There is a widely held conception that progress in science and technology is our salvation, and the more of it, the better. This is the default assumption not only among the general public, but also in the research community including university administration and research funding agencies, all the way up to government ministries. I believe the assumption to be wrong, and very dangerous. There is no denying that advances in science and technology have brought us prosperity and improved our lives tremendously, or that further advances have the potential to bring glorious further benefits, but there is a flip side: some of the advances that may lie ahead of us may actually make us worse off, and, in extreme cases, cause the extinction of the human race.
I have always been (and still am) drawn to the romantic ideal of scientific progress for its own sake – expanding the boundaries of humanity’s collective body of knowledge as a worthy goal in itself, above and beyond practical applicability and impact on the economy and human welfare. Still, this ideal is not the only aspect that counts, and perhaps, when a line of research is seen to create global risks that are not outweighed by potential benefits, we ought to think again about whether to proceed in that particular direction.

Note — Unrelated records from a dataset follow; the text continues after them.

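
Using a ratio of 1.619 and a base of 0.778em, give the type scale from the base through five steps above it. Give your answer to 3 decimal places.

Step 0: 0.778em
Step 1: 0.778 × 1.619 = 1.260
Step 2: 0.778 × 1.619² = 2.039
Step 3: 0.778 × 1.619³ = 3.302
Step 4: 0.778 × 1.619⁴ = 5.345
Step 5: 0.778 × 1.619⁵ = 8.654

0.778em, 1.260em, 2.039em, 3.302em, 5.345em, 8.654em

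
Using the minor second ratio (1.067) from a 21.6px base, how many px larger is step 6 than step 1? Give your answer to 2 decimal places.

Step 1: 21.6 × 1.067 = 23.0472px
Step 6: 21.6 × 1.067⁶ = 31.8743px
Difference: 31.8743 − 23.0472 = 8.8271px

8.83px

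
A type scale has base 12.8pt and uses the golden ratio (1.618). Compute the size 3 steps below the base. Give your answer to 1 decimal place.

12.8 ÷ 1.618³ = 12.8 ÷ 4.23580 ≈ 3.02

3.0pt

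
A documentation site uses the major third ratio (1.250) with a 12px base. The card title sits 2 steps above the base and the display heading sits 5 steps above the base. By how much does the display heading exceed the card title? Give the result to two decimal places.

Step 2: 12.0 × 1.250² = 18.7500px
Step 5: 12.0 × 1.250⁵ = 36.6211px
Difference: 36.6211 − 18.7500 = 17.8711px

17.87px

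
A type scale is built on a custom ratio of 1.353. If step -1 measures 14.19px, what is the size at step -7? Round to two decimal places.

Moving from step -1 to step -7 is 6 steps down, so divide by r⁶.
14.19 ÷ 1.353⁶ = 14.19 ÷ 6.13461 ≈ 2.313

2.31px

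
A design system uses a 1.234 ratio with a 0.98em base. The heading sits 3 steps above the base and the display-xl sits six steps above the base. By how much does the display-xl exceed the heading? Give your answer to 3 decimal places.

Step 3: 0.98 × 1.234³ = 1.84150em
Step 6: 0.98 × 1.234⁶ = 3.46033em
Difference: 3.46033 − 1.84150 = 1.61883em

1.619em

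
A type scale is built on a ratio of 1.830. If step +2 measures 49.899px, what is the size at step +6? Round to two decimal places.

49.899 × 1.830⁴ = 49.899 × 11.21513 ≈ 559.624

559.62px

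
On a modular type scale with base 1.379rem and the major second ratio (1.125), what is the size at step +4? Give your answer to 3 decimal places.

Every step multiplies by the scale ratio.
1.379 × 1.125⁴ = 1.379 × 1.60181 ≈ 2.209

2.209rem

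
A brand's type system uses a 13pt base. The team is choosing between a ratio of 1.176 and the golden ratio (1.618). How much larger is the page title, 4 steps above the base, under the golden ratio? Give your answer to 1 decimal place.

At 1.176: 13.0 × 1.176⁴ = 24.864pt
Golden ratio: 13.0 × 1.618⁴ = 89.096pt
Difference: 89.096 − 24.864 = 64.232pt

64.2pt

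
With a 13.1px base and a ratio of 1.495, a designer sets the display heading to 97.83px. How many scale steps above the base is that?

1.495ⁿ = 97.83 / 13.1 = 7.4679
n = ln(7.4679) / ln(1.495) = 2.0106 / 0.4021 ≈ 5.00

5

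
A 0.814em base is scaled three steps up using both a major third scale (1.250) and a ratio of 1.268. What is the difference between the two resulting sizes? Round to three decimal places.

Major third: 0.814 × 1.250³ = 1.58984em
At 1.268: 0.814 × 1.268³ = 1.65952em
Difference: 1.65952 − 1.58984 = 0.06968em

0.070em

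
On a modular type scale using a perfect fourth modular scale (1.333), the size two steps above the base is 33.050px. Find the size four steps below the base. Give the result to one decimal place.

The gap is -4 − (2) = -6 steps, so the factor is 1.333^-6.
33.050 ÷ 1.333⁶ = 33.050 ÷ 5.61023 ≈ 5.891

5.9px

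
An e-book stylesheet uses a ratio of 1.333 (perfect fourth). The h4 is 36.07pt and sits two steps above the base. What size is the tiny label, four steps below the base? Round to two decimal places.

The gap is -4 − (2) = -6 steps, so the factor is 1.333^-6.
36.07 ÷ 1.333⁶ = 36.07 ÷ 5.61023 ≈ 6.429

6.43pt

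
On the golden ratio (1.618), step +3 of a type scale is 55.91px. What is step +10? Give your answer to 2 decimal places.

1623.08px

55.91 × 1.618⁷ = 55.91 × 29.03017 ≈ 1623.077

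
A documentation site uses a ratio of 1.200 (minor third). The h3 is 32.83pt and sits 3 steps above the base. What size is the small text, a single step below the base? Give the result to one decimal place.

Moving from step +3 to step -1 is 4 steps down, so divide by r⁴.
32.83 ÷ 1.200⁴ = 32.83 ÷ 2.07360 ≈ 15.832

15.8pt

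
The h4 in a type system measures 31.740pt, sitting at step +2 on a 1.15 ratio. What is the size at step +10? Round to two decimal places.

The gap is 10 − (2) = 8 steps, so the factor is 1.15^8.
31.740 × 1.15⁸ = 31.740 × 3.05902 ≈ 97.093

97.09pt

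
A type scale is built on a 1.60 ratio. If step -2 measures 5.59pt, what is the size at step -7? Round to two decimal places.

0.53pt

Moving from step -2 to step -7 is 5 steps down, so divide by r⁵.
5.59 ÷ 1.60⁵ = 5.59 ÷ 10.48576 ≈ 0.533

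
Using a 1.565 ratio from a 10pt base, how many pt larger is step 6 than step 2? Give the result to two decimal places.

Step 2: 10.0 × 1.565² = 24.4922pt
Step 6: 10.0 × 1.565⁶ = 146.9217pt
Difference: 146.9217 − 24.4922 = 122.4295pt

122.43pt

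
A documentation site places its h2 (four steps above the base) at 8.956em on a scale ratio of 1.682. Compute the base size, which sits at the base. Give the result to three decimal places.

1.119em

8.956 ÷ 1.682⁴ = 8.956 ÷ 8.00394 ≈ 1.119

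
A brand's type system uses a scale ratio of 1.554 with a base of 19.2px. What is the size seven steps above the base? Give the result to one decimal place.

Each step on a modular scale multiplies by the ratio, so the size n steps from the base is base × ratioⁿ.
19.2 × 1.554⁷ = 19.2 × 21.88553 ≈ 420.20

420.2px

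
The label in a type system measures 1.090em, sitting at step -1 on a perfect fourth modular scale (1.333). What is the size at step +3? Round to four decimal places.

3.4415em

Moving from step -1 to step +3 is 4 steps up, so multiply by r⁴.
1.090 × 1.333⁴ = 1.090 × 3.15733 ≈ 3.4415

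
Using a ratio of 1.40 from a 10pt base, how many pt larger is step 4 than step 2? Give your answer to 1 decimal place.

18.8pt

Step 2: 10.0 × 1.40² = 19.600pt
Step 4: 10.0 × 1.40⁴ = 38.416pt
Difference: 38.416 − 19.600 = 18.816pt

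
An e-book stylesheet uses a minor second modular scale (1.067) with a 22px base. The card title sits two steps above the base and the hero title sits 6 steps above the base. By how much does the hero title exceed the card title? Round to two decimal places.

7.42px

Step 2: 22.0 × 1.067² = 25.0468px
Step 6: 22.0 × 1.067⁶ = 32.4645px
Difference: 32.4645 − 25.0468 = 7.4177px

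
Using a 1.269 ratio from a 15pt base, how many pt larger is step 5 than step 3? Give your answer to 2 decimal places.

18.71pt

Step 3: 15.0 × 1.269³ = 30.6532pt
Step 5: 15.0 × 1.269⁵ = 49.3628pt
Difference: 49.3628 − 30.6532 = 18.7096pt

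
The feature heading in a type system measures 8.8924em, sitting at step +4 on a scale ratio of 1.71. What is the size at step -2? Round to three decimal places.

0.356em

Moving from step +4 to step -2 is 6 steps down, so divide by r⁶.
8.8924 ÷ 1.71⁶ = 8.8924 ÷ 25.00211 ≈ 0.356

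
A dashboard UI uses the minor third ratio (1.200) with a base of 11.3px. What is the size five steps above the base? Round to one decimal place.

28.1px

A modular type scale is a geometric sequence: sizeₙ = base × rⁿ.
11.3 × 1.200⁵ = 11.3 × 2.48832 ≈ 28.12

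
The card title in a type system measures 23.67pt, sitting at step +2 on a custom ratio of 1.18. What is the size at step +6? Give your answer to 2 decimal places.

45.89pt

Moving from step +2 to step +6 is 4 steps up, so multiply by r⁴.
23.67 × 1.18⁴ = 23.67 × 1.93878 ≈ 45.891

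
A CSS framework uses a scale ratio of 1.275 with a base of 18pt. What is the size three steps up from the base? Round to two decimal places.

Each step on a modular scale multiplies by the ratio, so the size n steps from the base is base × ratioⁿ.
18.0 × 1.275³ = 18.0 × 2.07267 ≈ 37.31

37.31pt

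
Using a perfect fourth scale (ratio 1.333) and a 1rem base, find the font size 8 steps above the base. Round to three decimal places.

9.969rem

A modular type scale is a geometric sequence: sizeₙ = base × rⁿ.
1.0 × 1.333⁸ = 1.0 × 9.96876 ≈ 9.969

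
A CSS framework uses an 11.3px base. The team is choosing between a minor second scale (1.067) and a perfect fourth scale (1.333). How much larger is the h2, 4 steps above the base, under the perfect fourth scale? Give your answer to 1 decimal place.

Minor second: 11.3 × 1.067⁴ = 14.647px
Perfect fourth: 11.3 × 1.333⁴ = 35.678px
Difference: 35.678 − 14.647 = 21.031px

21.0px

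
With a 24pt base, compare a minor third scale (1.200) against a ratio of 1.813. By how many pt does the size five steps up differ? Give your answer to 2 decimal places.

Minor third: 24.0 × 1.200⁵ = 59.7197pt
At 1.813: 24.0 × 1.813⁵ = 470.1108pt
Difference: 470.1108 − 59.7197 = 410.3911pt

410.39pt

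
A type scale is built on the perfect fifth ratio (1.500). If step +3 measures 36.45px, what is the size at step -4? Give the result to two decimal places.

Moving from step +3 to step -4 is 7 steps down, so divide by r⁷.
36.45 ÷ 1.500⁷ = 36.45 ÷ 17.08594 ≈ 2.133

2.13px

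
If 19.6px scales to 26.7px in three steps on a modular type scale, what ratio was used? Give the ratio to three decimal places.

r³ = 26.7 / 19.6, so r = (26.7/19.6)^(1/3).
r = 1.3622^(1/3) ≈ 1.1085

1.109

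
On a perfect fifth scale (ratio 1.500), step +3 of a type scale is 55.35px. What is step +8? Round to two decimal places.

420.31px

55.35 × 1.500⁵ = 55.35 × 7.59375 ≈ 420.314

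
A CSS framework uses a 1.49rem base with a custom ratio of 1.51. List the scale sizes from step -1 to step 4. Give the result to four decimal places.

0.9868rem, 1.4900rem, 2.2499rem, 3.3973rem, 5.1300rem, 7.7463rem

Step -1: 1.49 ÷ 1.51 = 0.9868
Step 0: 1.49rem
Step 1: 1.49 × 1.51 = 2.2499
Step 2: 1.49 × 1.51² = 3.3973
Step 3: 1.49 × 1.51³ = 5.1300
Step 4: 1.49 × 1.51⁴ = 7.7463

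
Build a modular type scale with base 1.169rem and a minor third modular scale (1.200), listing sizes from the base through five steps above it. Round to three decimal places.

1.169rem, 1.403rem, 1.683rem, 2.020rem, 2.424rem, 2.909rem

Step 0: 1.169rem
Step 1: 1.169 × 1.200 = 1.403
Step 2: 1.169 × 1.200² = 1.683
Step 3: 1.169 × 1.200³ = 2.020
Step 4: 1.169 × 1.200⁴ = 2.424
Step 5: 1.169 × 1.200⁵ = 2.909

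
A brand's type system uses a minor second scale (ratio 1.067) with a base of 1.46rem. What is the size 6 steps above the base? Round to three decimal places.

A modular type scale is a geometric sequence: sizeₙ = base × rⁿ.
1.46 × 1.067⁶ = 1.46 × 1.47566 ≈ 2.154

2.154rem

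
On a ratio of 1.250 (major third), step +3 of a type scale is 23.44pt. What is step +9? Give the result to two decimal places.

89.42pt

The gap is 9 − (3) = 6 steps, so the factor is 1.250^6.
23.44 × 1.250⁶ = 23.44 × 3.81470 ≈ 89.417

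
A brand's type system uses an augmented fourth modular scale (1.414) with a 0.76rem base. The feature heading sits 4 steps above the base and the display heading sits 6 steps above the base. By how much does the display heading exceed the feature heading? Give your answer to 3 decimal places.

Step 4: 0.76 × 1.414⁴ = 3.03816rem
Step 6: 0.76 × 1.414⁶ = 6.07449rem
Difference: 6.07449 − 3.03816 = 3.03633rem

3.036rem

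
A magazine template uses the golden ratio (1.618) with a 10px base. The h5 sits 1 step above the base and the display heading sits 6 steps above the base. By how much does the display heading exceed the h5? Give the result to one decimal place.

163.2px

Step 1: 10.0 × 1.618 = 16.180px
Step 6: 10.0 × 1.618⁶ = 179.420px
Difference: 179.420 − 16.180 = 163.240px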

Imagine the world of the early 20th century and what life was like then. Compared to the world today, and the enormous difference. Much of this difference is due to advances in science and technology. In view of what, e.g., mobile phone technology and the Internet have done to our lives in the last couple of decades, there is no slowdown in sight. The 21st century is likely to turn out even more radically transformative than the 20th. Areas that are likely to bring huge impact include synthetic biology, nanotechnology, artificial intelligence (AI) and robotics, plus various ways to enhance our cognitive abilities or otherwise modify human nature by pharmacological or genetic means, or via brain-machine interfaces.

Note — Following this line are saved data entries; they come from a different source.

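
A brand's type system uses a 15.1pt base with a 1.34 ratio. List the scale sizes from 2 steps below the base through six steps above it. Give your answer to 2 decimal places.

Step -2: 15.1 ÷ 1.34² = 8.41
Step -1: 15.1 ÷ 1.34 = 11.27
Step 0: 15.1pt
Step 1: 15.1 × 1.34 = 20.23
Step 2: 15.1 × 1.34² = 27.11
Step 3: 15.1 × 1.34³ = 36.33
Step 4: 15.1 × 1.34⁴ = 48.69
Step 5: 15.1 × 1.34⁵ = 65.24
Step 6: 15.1 × 1.34⁶ = 87.42

8.41pt, 11.27pt, 15.10pt, 20.23pt, 27.11pt, 36.33pt, 48.69pt, 65.24pt, 87.42pt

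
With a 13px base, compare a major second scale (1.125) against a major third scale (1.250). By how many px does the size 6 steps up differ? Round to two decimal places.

23.24px

Major second: 13.0 × 1.125⁶ = 26.3547px
Major third: 13.0 × 1.250⁶ = 49.5911px
Difference: 49.5911 − 26.3547 = 23.2364px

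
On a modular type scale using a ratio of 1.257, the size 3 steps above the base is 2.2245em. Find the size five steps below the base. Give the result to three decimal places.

0.357em

2.2245 ÷ 1.257⁸ = 2.2245 ÷ 6.23279 ≈ 0.357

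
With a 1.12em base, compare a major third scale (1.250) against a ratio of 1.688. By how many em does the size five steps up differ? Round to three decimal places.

Major third: 1.12 × 1.250⁵ = 3.41797em
At 1.688: 1.12 × 1.688⁵ = 15.34901em
Difference: 15.34901 − 3.41797 = 11.93104em

11.931em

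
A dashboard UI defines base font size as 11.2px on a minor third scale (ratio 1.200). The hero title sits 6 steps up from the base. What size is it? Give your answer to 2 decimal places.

11.2 × 1.200⁶ = 11.2 × 2.98598 ≈ 33.44

33.44px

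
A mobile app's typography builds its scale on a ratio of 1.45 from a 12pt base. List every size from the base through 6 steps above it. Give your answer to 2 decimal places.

12.00pt, 17.40pt, 25.23pt, 36.58pt, 53.05pt, 76.92pt, 111.53pt

Step 0: 12pt
Step 1: 12.0 × 1.45 = 17.40
Step 2: 12.0 × 1.45² = 25.23
Step 3: 12.0 × 1.45³ = 36.58
Step 4: 12.0 × 1.45⁴ = 53.05
Step 5: 12.0 × 1.45⁵ = 76.92
Step 6: 12.0 × 1.45⁶ = 111.53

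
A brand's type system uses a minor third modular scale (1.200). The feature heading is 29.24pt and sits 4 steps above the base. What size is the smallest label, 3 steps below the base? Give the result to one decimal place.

29.24 ÷ 1.200⁷ = 29.24 ÷ 3.58318 ≈ 8.160

8.2pt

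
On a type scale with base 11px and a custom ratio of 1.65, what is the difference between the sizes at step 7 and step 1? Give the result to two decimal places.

Step 1: 11.0 × 1.65 = 18.1500px
Step 7: 11.0 × 1.65⁷ = 366.2522px
Difference: 366.2522 − 18.1500 = 348.1022px

348.10px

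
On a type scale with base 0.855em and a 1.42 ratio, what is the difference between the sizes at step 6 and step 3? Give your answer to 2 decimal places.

4.56em

Step 3: 0.855 × 1.42³ = 2.4481em
Step 6: 0.855 × 1.42⁶ = 7.0096em
Difference: 7.0096 − 2.4481 = 4.5615em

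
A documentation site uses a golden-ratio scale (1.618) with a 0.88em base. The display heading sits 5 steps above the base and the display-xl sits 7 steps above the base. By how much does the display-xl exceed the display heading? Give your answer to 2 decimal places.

Step 5: 0.88 × 1.618⁵ = 9.7583em
Step 7: 0.88 × 1.618⁷ = 25.5466em
Difference: 25.5466 − 9.7583 = 15.7883em

15.79em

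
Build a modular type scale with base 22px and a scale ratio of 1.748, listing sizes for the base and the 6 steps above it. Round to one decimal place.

Step 0: 22px
Step 1: 22.0 × 1.748 = 38.5
Step 2: 22.0 × 1.748² = 67.2
Step 3: 22.0 × 1.748³ = 117.5
Step 4: 22.0 × 1.748⁴ = 205.4
Step 5: 22.0 × 1.748⁵ = 359.0
Step 6: 22.0 × 1.748⁶ = 627.6

22.0px, 38.5px, 67.2px, 117.5px, 205.4px, 359.0px, 627.6px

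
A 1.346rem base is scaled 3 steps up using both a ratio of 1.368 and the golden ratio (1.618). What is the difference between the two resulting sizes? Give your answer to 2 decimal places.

2.26rem

At 1.368: 1.346 × 1.368³ = 3.4459rem
Golden ratio: 1.346 × 1.618³ = 5.7014rem
Difference: 5.7014 − 3.4459 = 2.2555rem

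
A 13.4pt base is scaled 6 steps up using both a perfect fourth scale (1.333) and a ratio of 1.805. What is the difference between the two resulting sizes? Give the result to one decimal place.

388.2pt

Perfect fourth: 13.4 × 1.333⁶ = 75.177pt
At 1.805: 13.4 × 1.805⁶ = 463.413pt
Difference: 463.413 − 75.177 = 388.236pt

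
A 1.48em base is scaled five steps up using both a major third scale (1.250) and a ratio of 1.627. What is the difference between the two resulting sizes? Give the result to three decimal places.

Major third: 1.48 × 1.250⁵ = 4.51660em
At 1.627: 1.48 × 1.627⁵ = 16.87328em
Difference: 16.87328 − 4.51660 = 12.35668em

12.357em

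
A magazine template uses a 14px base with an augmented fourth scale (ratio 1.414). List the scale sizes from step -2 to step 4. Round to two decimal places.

Step -2: 14.0 ÷ 1.414² = 7.00
Step -1: 14.0 ÷ 1.414 = 9.90
Step 0: 14px
Step 1: 14.0 × 1.414 = 19.80
Step 2: 14.0 × 1.414² = 27.99
Step 3: 14.0 × 1.414³ = 39.58
Step 4: 14.0 × 1.414⁴ = 55.97

7.00px, 9.90px, 14.00px, 19.80px, 27.99px, 39.58px, 55.97px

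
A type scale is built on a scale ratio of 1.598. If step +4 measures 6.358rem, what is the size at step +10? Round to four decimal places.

105.8720rem

6.358 × 1.598⁶ = 6.358 × 16.65178 ≈ 105.8720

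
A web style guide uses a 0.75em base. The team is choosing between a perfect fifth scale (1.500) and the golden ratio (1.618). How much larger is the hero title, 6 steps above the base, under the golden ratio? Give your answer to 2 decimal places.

4.91em

Perfect fifth: 0.75 × 1.500⁶ = 8.5430em
Golden ratio: 0.75 × 1.618⁶ = 13.4565em
Difference: 13.4565 − 8.5430 = 4.9135em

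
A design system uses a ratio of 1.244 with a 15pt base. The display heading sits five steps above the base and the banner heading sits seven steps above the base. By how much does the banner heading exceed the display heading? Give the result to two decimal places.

24.47pt

Step 5: 15.0 × 1.244⁵ = 44.6882pt
Step 7: 15.0 × 1.244⁷ = 69.1566pt
Difference: 69.1566 − 44.6882 = 24.4684pt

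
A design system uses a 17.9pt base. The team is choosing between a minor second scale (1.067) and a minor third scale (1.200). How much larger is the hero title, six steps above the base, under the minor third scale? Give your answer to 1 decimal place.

27.0pt

Minor second: 17.9 × 1.067⁶ = 26.414pt
Minor third: 17.9 × 1.200⁶ = 53.449pt
Difference: 53.449 − 26.414 = 27.035pt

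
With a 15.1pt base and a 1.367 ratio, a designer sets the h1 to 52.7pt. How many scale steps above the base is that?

1.367ⁿ = 52.7 / 15.1 = 3.4901
n = ln(3.4901) / ln(1.367) = 1.2499 / 0.3126 ≈ 4.00

4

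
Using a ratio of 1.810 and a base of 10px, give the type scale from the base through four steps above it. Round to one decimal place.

Step 0: 10px
Step 1: 10.0 × 1.810 = 18.1
Step 2: 10.0 × 1.810² = 32.8
Step 3: 10.0 × 1.810³ = 59.3
Step 4: 10.0 × 1.810⁴ = 107.3

10.0px, 18.1px, 32.8px, 59.3px, 107.3px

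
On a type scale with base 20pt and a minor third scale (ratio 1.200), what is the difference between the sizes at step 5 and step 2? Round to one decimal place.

Step 2: 20.0 × 1.200² = 28.800pt
Step 5: 20.0 × 1.200⁵ = 49.766pt
Difference: 49.766 − 28.800 = 20.966pt

21.0pt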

The potential gains from these technologies are virtually unlimited, but the same holds true for the risks. In Steve Omohundro’s conservative reading of a recent McKinsey report, AI and robotics are expected to create $50 trillion of value during the next 10 years. At the same time, there is a growing and well-founded concern over what this will do to the labor market, as well as (in the longer run) whether humanity will be able to remain in control once we have created machines that outperform us in terms of general intelligence. This last scenario may sound extreme, but deserves to be taken seriously. Several prominent thinkers who have called attention to it in the last couple of years, including Nick Bostrom, Max Tegmark, Stephen Hawking, and Bill Gates. Other new technologies are similarly double-edged, and among the greatest challenges during the next couple of decades will be how to prevent advances in synthetic biology from leading to a situation where terrorists have access to enormously potent biological weapons of mass destruction.

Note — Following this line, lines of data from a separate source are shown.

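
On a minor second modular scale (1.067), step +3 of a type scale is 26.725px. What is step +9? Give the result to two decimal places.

26.725 × 1.067⁶ = 26.725 × 1.47566 ≈ 39.437

39.44px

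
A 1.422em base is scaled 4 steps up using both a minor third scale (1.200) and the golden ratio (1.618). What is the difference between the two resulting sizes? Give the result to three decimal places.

Minor third: 1.422 × 1.200⁴ = 2.94866em
Golden ratio: 1.422 × 1.618⁴ = 9.74571em
Difference: 9.74571 − 2.94866 = 6.79705em

6.797em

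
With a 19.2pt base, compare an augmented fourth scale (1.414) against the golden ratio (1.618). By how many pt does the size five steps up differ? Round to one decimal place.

Augmented fourth: 19.2 × 1.414⁵ = 108.530pt
Golden ratio: 19.2 × 1.618⁵ = 212.909pt
Difference: 212.909 − 108.530 = 104.379pt

104.4pt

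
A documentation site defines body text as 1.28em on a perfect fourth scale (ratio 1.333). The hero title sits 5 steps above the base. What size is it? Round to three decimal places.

1.28 × 1.333⁵ = 1.28 × 4.20873 ≈ 5.387

5.387em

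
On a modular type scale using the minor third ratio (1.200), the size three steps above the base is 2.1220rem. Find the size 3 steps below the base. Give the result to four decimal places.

2.1220 ÷ 1.200⁶ = 2.1220 ÷ 2.98598 ≈ 0.7107

0.7107rem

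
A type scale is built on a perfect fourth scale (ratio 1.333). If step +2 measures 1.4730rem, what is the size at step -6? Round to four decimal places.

1.4730 ÷ 1.333⁸ = 1.4730 ÷ 9.96876 ≈ 0.1478

0.1478rem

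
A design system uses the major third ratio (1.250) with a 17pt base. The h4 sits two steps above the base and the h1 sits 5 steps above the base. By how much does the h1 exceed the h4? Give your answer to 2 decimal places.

Step 2: 17.0 × 1.250² = 26.5625pt
Step 5: 17.0 × 1.250⁵ = 51.8799pt
Difference: 51.8799 − 26.5625 = 25.3174pt

25.32pt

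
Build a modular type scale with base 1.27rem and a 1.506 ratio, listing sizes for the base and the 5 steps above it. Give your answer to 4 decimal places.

1.2700rem, 1.9126rem, 2.8804rem, 4.3379rem, 6.5329rem, 9.8385rem

Step 0: 1.27rem
Step 1: 1.27 × 1.506 = 1.9126
Step 2: 1.27 × 1.506² = 2.8804
Step 3: 1.27 × 1.506³ = 4.3379
Step 4: 1.27 × 1.506⁴ = 6.5329
Step 5: 1.27 × 1.506⁵ = 9.8385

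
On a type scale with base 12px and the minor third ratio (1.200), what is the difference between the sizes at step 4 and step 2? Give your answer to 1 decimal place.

Step 2: 12.0 × 1.200² = 17.280px
Step 4: 12.0 × 1.200⁴ = 24.883px
Difference: 24.883 − 17.280 = 7.603px

7.6px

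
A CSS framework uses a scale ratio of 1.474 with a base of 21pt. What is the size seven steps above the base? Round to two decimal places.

A modular type scale is a geometric sequence: sizeₙ = base × rⁿ.
21.0 × 1.474⁷ = 21.0 × 15.11758 ≈ 317.47

317.47pt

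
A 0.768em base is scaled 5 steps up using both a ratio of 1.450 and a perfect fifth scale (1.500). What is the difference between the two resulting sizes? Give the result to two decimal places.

At 1.450: 0.768 × 1.450⁵ = 4.9227em
Perfect fifth: 0.768 × 1.500⁵ = 5.8320em
Difference: 5.8320 − 4.9227 = 0.9093em

0.91em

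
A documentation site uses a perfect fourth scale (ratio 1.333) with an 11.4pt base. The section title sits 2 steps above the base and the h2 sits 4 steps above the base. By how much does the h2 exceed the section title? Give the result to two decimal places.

15.74pt

Step 2: 11.4 × 1.333² = 20.2565pt
Step 4: 11.4 × 1.333⁴ = 35.9936pt
Difference: 35.9936 − 20.2565 = 15.7371pt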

Our future is uncertain, and we have nothing to gain from being fatalistic about it. Actions taken today may very well mean the difference between, on one hand, an outcome where we are the seed of a civilization that survives and thrives for millions or even billions of years, perhaps also expanding to the stars, and, on the other hand, one in which doom is forthcoming. Any serious attempt to quantify how much value is at stake is bound to give astounding answers.
What to do? Halting scientific and technological progress is not an attractive option, or even (realistically speaking) an option at all. We urgently need to find ways to push such progress in directions that are likely to bring us good, and away from those directions that spell doom. Which technologies should we most eagerly pursue, which ones are less important, which ones should we tread lightly, and might there be ones that should be avoided entirely? Our understanding of these issues are mostly ruefully insufficient (except in a few particularly clear-cut cases such the predominantly malign effects of developing AI technology for autonomous weapons), and needs to be improved. We also need to find safe ways to handle double-edged technologies. The current situation is tantamount to running blindfolded and at full speed into a minefield.
So who is responsible for rectifying this dangerous situation? There are many relevant agents here – individual scientists, research funding agencies, governments and so on, as well as ordinary citizens – in a complex network of interactions. I believe we all share some burden of responsibility. It might be beneficial if we set up some international body, perhaps somewhat along the lines of the IPCC (Intergovernmental Panel of Climate Change), with the task of summarizing state-of-the-art knowledge about the likely benefits and risks of the various technologies, and offering policy recommendations.